Francois also recommended that we have a picnic at the B&B one day so we walked downtown to grab a few sandwiches from Simply Food and then came back and relaxed by the pool for a while.


We had toasted brie sandwiches, quinoa salad and some other vegetable concoction that I’m kicking myself for not writing down because it was awesome. I had to fight Brandon for the last bite!


The city itself turned out to be wonderful too. It was originally founded over 2,000 years ago when the Romans built a military camp over a hot spring which explains the name Aix which is derived from the Latin word for water. You can literally see the connection the city has to water with the 40+ fountains displayed throughout the streets.
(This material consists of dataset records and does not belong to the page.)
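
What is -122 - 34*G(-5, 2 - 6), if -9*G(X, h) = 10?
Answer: -758/9 ≈ -84.222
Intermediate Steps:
G(X, h) = -10/9 (G(X, h) = -1/9*10 = -10/9)
-122 - 34*G(-5, 2 - 6) = -122 - 34*(-10/9) = -122 + 340/9 = -758/9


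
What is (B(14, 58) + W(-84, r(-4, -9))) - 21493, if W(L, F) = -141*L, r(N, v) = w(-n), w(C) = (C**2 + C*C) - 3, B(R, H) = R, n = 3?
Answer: -9635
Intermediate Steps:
w(C) = -3 + 2*C**2 (w(C) = (C**2 + C**2) - 3 = 2*C**2 - 3 = -3 + 2*C**2)
r(N, v) = 15 (r(N, v) = -3 + 2*(-1*3)**2 = -3 + 2*(-3)**2 = -3 + 2*9 = -3 + 18 = 15)
(B(14, 58) + W(-84, r(-4, -9))) - 21493 = (14 - 141*(-84)) - 21493 = (14 + 11844) - 21493 = 11858 - 21493 = -9635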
Long after Rome fell, Aix was brought back to life when the French king declared it his administrative capital of Provence. Many of the private mansions that were built during that time period still stand, giving the city a royal and classy look.

Today it’s still considered to be a wealthy town but it also exudes a modern and youthful energy thank to the 40,000 college students attending school there.
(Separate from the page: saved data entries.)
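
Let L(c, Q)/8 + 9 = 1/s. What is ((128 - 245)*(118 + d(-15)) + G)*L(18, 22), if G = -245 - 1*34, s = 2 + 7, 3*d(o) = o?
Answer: 960000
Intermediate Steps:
d(o) = o/3
s = 9
G = -279 (G = -245 - 34 = -279)
L(c, Q) = -640/9 (L(c, Q) = -72 + 8/9 = -640/9)
((128 - 245)*(118 + d(-15)) + G)*L(18, 22) = ((128 - 245)*(118 + (1/3)*(-15)) - 279)*(-640/9) = (-117*(118 - 5) - 279)*(-640/9) = (-117*113 - 279)*(-640/9) = (-13221 - 279)*(-640/9) = -13500*(-640/9) = 960000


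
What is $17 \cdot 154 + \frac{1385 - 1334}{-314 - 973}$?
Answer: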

I would describe it as being similar to Paris, but on a much smaller scale. We spent a lot of time getting lost down the side streets, discovering the different shops and bakeries. I didn’t have much money to spend but I could have done some major damage in the stores there. There are so many great little boutiques just begging for you to stumble upon a one-of-a-kind fashion find.
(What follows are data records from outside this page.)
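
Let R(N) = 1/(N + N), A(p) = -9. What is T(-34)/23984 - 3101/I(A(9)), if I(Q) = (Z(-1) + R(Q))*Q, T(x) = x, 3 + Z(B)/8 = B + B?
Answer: -10626663/1235176 ≈ -8.6034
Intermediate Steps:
Z(B) = -24 + 16*B (Z(B) = -24 + 8*(B + B) = -24 + 8*(2*B) = -24 + 16*B)
R(N) = 1/(2*N)
I(Q) = Q*(-40 + 1/(2*Q)) (I(Q) = ((-24 + 16*(-1)) + 1/(2*Q))*Q = ((-24 - 16) + 1/(2*Q))*Q = (-40 + 1/(2*Q))*Q = Q*(-40 + 1/(2*Q)))
T(-34)/23984 - 3101/I(A(9)) = -34/23984 - 3101/(½ - 40*(-9)) = -34*1/23984 - 3101/(½ + 360) = -17/11992 - 3101/721/2 = -17/11992 - 3101*2/721 = -17/11992 - 886/103 = -10626663/1235176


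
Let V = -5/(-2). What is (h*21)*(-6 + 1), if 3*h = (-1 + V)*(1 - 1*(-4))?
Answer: -525/2 ≈ -262.50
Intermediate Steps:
V = 5/2 (V = -5*(-½) = 5/2 ≈ 2.5000)
h = 5/2 (h = ((-1 + 5/2)*(1 - 1*(-4)))/3 = (3*(1 + 4)/2)/3 = ((3/2)*5)/3 = (⅓)*(15/2) = 5/2 ≈ 2.5000)
(h*21)*(-6 + 1) = ((5/2)*21)*(-6 + 1) = (105/2)*(-5) = -525/2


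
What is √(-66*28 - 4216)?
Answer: 4*I*√379 ≈ 77.872*I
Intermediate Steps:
√(-66*28 - 4216) = √(-1848 - 4216) = √(-6064) = 4*I*√379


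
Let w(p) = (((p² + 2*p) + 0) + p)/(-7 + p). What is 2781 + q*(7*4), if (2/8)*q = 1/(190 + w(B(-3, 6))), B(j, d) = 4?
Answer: 753819/271 ≈ 2781.6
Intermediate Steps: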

One of the highlights was finding a bakery with the most beautiful selection of macaroons. It was a hard decision but we narrowed it down to dark chocolate and a madagascar vanilla and I promise you, they were the best macaroons I’ve ever had! I looked up the name of the bakery afterward and apparently, I’m not the only one who feels that way.




When it came down to it, the main reason we chose to stay in Aix was because of their outdoor markets. Some of them are held daily but the majority run on Tuesday, Thursdays and Saturdays. We were there on a Tuesday and there were at least five different types held throughout different parts of the city.

The first one we came across was a textiles market on the popular street of Cours Mirabou and most of the items there were clothes and accessories. From there we ventured to the food market and I was blown away by the selection! They had meat, cheese, bread, produce, herbs, soaps…it was like a full-scale outdoor grocery store.  It was especially neat to see all of the seasonal fall produce, like chanterelle mushrooms and truffles. Some of them were around 30 euros per pound!

Aix en Provence









Almost everyone around us was pushing their personal shopping carts and speaking French to the vendors, probably out for their daily trip to the market. I just can’t even begin to imagine living like that. I barely have time to make it to the grocery store once a week, but I do envy that way of life. It inspires me to make an effort to live simply which I consider to be a very un-American way of thinking.

After the food, we passed by the antiques and books then made our final round at the flower market near city hall. There were so many gorgeous varieties to choose from and I thought they were reasonably priced too.



It was definitely apparent from our time in Aix that the French know how to live the good life!